Читая эти карточки, можно воссоздать и время, и быт, и обстановку, и среду, и личность главного героя будущего произведения. Вот так упорно и настойчиво работает этот романист, которого мы в Советском Союзе полюбили сразу по выходе его первой книги «Жажда жизни». Завидная работоспособность! Не то что я, грешник, — подскочу к столу на три-четыре часа, покатаю в голове какие-то там шарики, и выскочит диалог, а то и сценка, что Бог подаст. Впрочем, всякий по-своему.
Вон Джон Апдайк, у которого я был в его крошечном городке Ипсвиче, — у того дом — изба семнадцатого века. Черные балки на потолке, толстые половицы уже покосились. Гигантский камин, а в нем крюки, на которых раньше, вероятно, жарили и коптили целые туши. Детей куча. Пищат, верещат, качаются на качелях, лупят по мячу. Апдайк для работы снимает комнатенку в центре города. Комнатенка эта над рестораном, где и пляшут, и поют. А он сидит там за нехитрым обшарпанным письменным столом с чужого плеча, пишет свои четыре-пять страничек в день и складывает в коробку из-под печенья. И ведь хорошо пишет.
И у нас каждый по-своему.
Некоторые говорят: «Ах, я нашел в Прибалтике такое местечко, там так пишется, так работается! Поезжайте туда непременно. Так пишется!» Увы, если бы был такой волшебный пенек в лесу или даже кочка на болоте, уселся бы на нее, и — «Анна Каренина» или хотя бы «Власть тьмы»! Какая бы из-за этой кочки шла драка! Но подобных пеньков и кочек нет. Каждый работает по-своему. А я лично и вообще в такие пеньки и кочки не верю. Чаще всего из разных мест, где «ах, как хорошо пишется!», привозят, попросту говоря, чепуху.
Ирвинг Стоун
А в Париже многие поэты, прозаики и даже философы пишут в кафе. Рядом чашечка кофе, кругом бурлит — приходят, уходят, смеются, спорят, а они, писатели, витают в своих облаках и строчат.
Говорят, Флобер, когда писал в своем Круассе, задергивал шторы и говорил: природа разлагает меня, она подчеркивает бессмысленность моего труда. Черт их знает, писателей, чего им надо.

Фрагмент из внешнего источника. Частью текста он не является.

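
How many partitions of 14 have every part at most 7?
Let r_j(i) = number of partitions of i into parts ≤ j, for i = 0..14. r_1(i) = 1 for all i; r_j(i) = r_{j-1}(i) + r_j(i-j). Rows j = 2..7: ≤2: 1 1 2 2 3 3 4 4 5 5 6 6 7 7 8; ≤3: 1 1 2 3 4 5 7 8 10 12 14 16 19 21 24; ≤4: 1 1 2 3 5 6 9 11 15 18 23 27 34 39 47; ≤5: 1 1 2 3 5 7 10 13 18 23 30 37 47 57 70; ≤6: 1 1 2 3 5 7 11 14 20 26 35 44 58 71 90; ≤7: 1 1 2 3 5 7 11 15 21 28 38 49 65 82 105. r_7(14) = 105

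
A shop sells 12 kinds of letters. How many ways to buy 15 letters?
C(15+12-1, 12-1) = C(26, 11) = 7726160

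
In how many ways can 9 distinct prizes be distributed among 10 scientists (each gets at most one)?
P(10,9) = 10!/(10-9)! = 3628800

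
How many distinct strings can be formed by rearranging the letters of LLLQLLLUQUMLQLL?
15! / (2! × 1! × 9! × 3!) = 300300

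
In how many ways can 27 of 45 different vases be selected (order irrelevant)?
C(45,27) = 45!/(27!×18!) = 1715884494940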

Видимо, каждому свое!
Именно Ирвинг Стоун показал нам Музыкальный центр Лос-Анджелеса. Более того, Стоун был одним из инициаторов, а позднее и создателем этого предприятия. И мало того что на постройку Центра он внес огромную сумму денег, но и работал очень деятельно.
— Приходилось, — рассказывал он, — буквально с шапкой обходить горожан. Кто бросит доллар, кто сто тысяч. Вот так и набирали. Мы хотим иметь свой, не зависимый ни от кого театр.
Имена наиболее крупных жертвователей значатся на мраморной доске в фойе театра. Довольно внушительный список.
Я уже говорил, что не смогу описать увиденное во всей красоте и величии. Рассказ о Лос-Анджелесском Музыкальном центре надо было бы начать словами: «В некотором царстве, в некотором государстве…» Целый комплекс зданий: концертный зал для симфонических оркестров под названием Дороти Чандлер павильон, опера — Амансон-театр и Марк Гейнер форум — драма.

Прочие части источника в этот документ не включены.